Clarence Avant surnommé The Godfather (Le Parrain), est né en 1931 à Greensboro, en Caroline du Nord, aux États-Unis. producteur américain, Président fondateur de Interior Music et Avant Garde, sociétés d’édition musicale signées chez Universal, ex-Président du label Motown, et une des personnalités afro-américaines les plus influentes dans le milieu des affaires et de la politique aux États-Unis.

Clarence Avant est reconnu pour son sens des affaires et son habileté à les conclure. Depuis 40 ans, il se consacre pleinement à créer des opportunités pour les Afro-Américains dans l'industrie du disque et dans la politique.

Des années 1960 jusqu’à aujourd’hui, il touche tout le monde dans l'industrie de la Musique. Des artistes de Rap aux jeunes entrepreneurs comme Russell Simmons, Kanye West, P. Diddy, Johnny Gill, Queen Latifah. Il a aussi guidé Barbara Streisand, Oprah Winfrey ou encore Robert L. Johnson (fondateur de Black Entertainment Television).
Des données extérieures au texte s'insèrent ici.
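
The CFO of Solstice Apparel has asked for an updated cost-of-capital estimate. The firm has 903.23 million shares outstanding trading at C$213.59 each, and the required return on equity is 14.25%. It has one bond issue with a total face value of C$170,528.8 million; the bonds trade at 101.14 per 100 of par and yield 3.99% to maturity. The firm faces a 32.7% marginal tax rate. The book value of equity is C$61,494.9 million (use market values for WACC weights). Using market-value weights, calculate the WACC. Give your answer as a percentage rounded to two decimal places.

8.79%

Market value of equity E = 213.59 × 903.23m = 192920.8957m. Market value of debt D = 170528.8m × 101.14/100 = 172472.82832m.
Total capital V = 192920.8957 + 172472.82832 = 365393.72402.
Equity: weight = 192920.8957/365393.72402 = 0.5280; cost = 14.25%.
Bonds outstanding: weight = 172472.82832/365393.72402 = 0.4720; after-tax cost = 3.99% × (1 − 32.7%) = 2.6853%.
WACC = 0.5280 × 14.2500% + 0.4720 × 2.6853% = 8.7912%.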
Il est marié à Jacqueline avec laquelle il a eu deux enfants Nicole et Alex.

Originaire de Greensboro en Caroline du Nord, la success-story de cet autodidacte parti de rien commence au début des années 1960, où il gère avec brio les carrières de plusieurs artistes dans l'industrie de la musique. Parmi eux, l'artiste de blues Little Willie John, l'organiste de jazz Jimmy Smith, le compositeur Lalo Schifrin, le producteur de jazz Creed Taylor et le pionnier du rock 'n' roll Tom Wilson. A la même période, Clarence Avant initie des projets ambitieux et périlleux mais qui vont s’avérer très vite fructueux comme lorsqu’il réussit à organiser la première joint-venture entre un artiste Afro-Américain et un major du disque, la MGM.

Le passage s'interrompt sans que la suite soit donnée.